Sehr viel Zeit nehmen aber auch die Verpflichtungen in Anspruch, die ich als Bischof über das Bistum hinaus habe. In unserer Zeit geht es einfach nicht anders, als dass man sich zwischen den einzelnen Bistümern abstimmt und auf gemeinsame Fragen und Probleme gemeinsame Antworten und Lösungen sucht. Deshalb sind die Bischofskonferenzen sehr wichtig. Zweimal im Jahr sind alle deutschen Bischöfe und Weihbischöfe für vier Tage mindestens zusammen und halten eine Vollversammlung der Bischofskonferenz. Außerdem sind die Diözesanbischöfe noch etwa fünf weitere Male einen Tag zusammen, um die dringenden gemeinsamen Probleme zu lösen. Überdies wird die Arbeit der Bischofskonferenz in zehn einzelnen Kommissionen vorbereitet und durchgeführt. Ich bin der Vorsitzende der Kommission für die Priester, Ordensleute, Laien im pastoralen Dienst. Da gibt es so viele Probleme, so viel Arbeit, dass ich, alles zusammengerechnet, etwa drei bis vier Wochen jedes Jahr dafür zu tun habe. Außerdem muss ich auf der Ebene der Bischofskonferenz [47] mich um das Zentralkomitee der deutschen Katholiken kümmern, also um die Vereinigungen und Aktivitäten der Laien in der ganzen Bundesrepublik. Zum Beispiel bereitet das Zentralkomitee die Katholikentage vor. Ihr habt sicher vom Mönchengladbacher Katholikentag 1974 oder zumindest vom Freiburger Katholikentag 1978 gehört. Ich hatte allein in Freiburg sieben Reden zu halten. Aber auch über die eigene Bischofskonferenz hinaus muss man tätig sein. Es ist zum Beispiel ein Gespräch der europäischen Bischöfe geplant, bei dem ich von der Deutschen Bischofskonferenz mit einigen anderen Bischöfen zusammen teilnehmen und einen Vortrag über die Jugend und den Glauben halten muss. Außerdem bin ich Mitglied der sogenannten Bischofskongregation; sie muss den Papst beraten bei der Ernennung von Bischöfen und Weihbischöfen in aller Welt.

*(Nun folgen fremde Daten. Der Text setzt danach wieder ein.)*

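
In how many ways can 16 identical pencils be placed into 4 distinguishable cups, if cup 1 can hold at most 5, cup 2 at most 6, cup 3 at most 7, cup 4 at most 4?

Ignoring the caps, the number of non-negative solutions to x_1+…+x_4 = 16 is C(19,3) = 969.
Subtract solutions that violate a single cap (substitute x_i' = x_i − (cap_i+1)): x_1 ≥ 6 gives C(13,3) = 286; x_2 ≥ 7 gives C(12,3) = 220; x_3 ≥ 8 gives C(11,3) = 165; x_4 ≥ 5 gives C(14,3) = 364. Together 1035.
Add back pairs where two caps are both exceeded: 20 + 10 + 56 + 4 + 35 + 20 = 145.
By inclusion–exclusion the count is 969 − 1035 + 145 = 79.

79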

So, nun könnte ich noch weiß wie lange weitererzählen, aber ihr spürt sicher, dass es mir nie langweilig wird. Aber ich muss sagen, wenngleich man oft bis zum Äußersten angestrengt ist, ist es doch schön, Bischof zu sein. Denn man kommt mit vielen Menschen zusammen, um ihnen etwas von Jesus Christus, vom Glauben zu bezeugen - und man spürt, wie sehr dieser Glaube, wie sehr Jesus Christus die Antwort auf die Fragen und Nöte der Zeit ist.

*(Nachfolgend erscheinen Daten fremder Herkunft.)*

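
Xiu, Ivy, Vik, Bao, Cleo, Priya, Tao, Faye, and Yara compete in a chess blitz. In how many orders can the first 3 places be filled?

This is an ordered selection of 3 from 9: P(9,3).
That gives 9 × 8 × 7 = 504.

504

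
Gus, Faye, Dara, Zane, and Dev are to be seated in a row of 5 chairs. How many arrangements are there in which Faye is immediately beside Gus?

48

Glue Faye and Gus into one block (2 internal orders), leaving 4 units to arrange in a row.
So the count is 2·(4)! = 48.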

Nun hätte ich beinahe noch jenes zu erzählen vergessen, was äußerlich am allermeisten vom Bischof im Vordergrund steht: Außer dem Sakrament der Firmung ist ihm ja auch etwa die Bischofs- und Priesterweihe und die Kirchweihe vorbehalten. Hier trägt der Bischof seine festlichen Gewänder, hier sieht man ihn in aller Öffentlichkeit. Aber das, worauf es im [47] Grunde ankommt, ist nur eines. Der Bischof muss dafür Sorge tragen, dass der Glaube und die Liebe in seinem Bistum lebendig bleiben. Ich habe mir deswegen als Wahlspruch auch das Wort Jesu aus dem Hohenpriesterlichen Gebet genommen: „Lass alle eins sein, damit die Welt glaubt!“

Ich habe den Brief sehr schnell diktieren müssen, weil ich gleich wieder verreisen muss. Aber ich hoffe, ihr könnt mit meiner Antwort etwas anfangen. Und ich verspreche euch, herzlich an euch zu denken und schicke euch meinen Segen.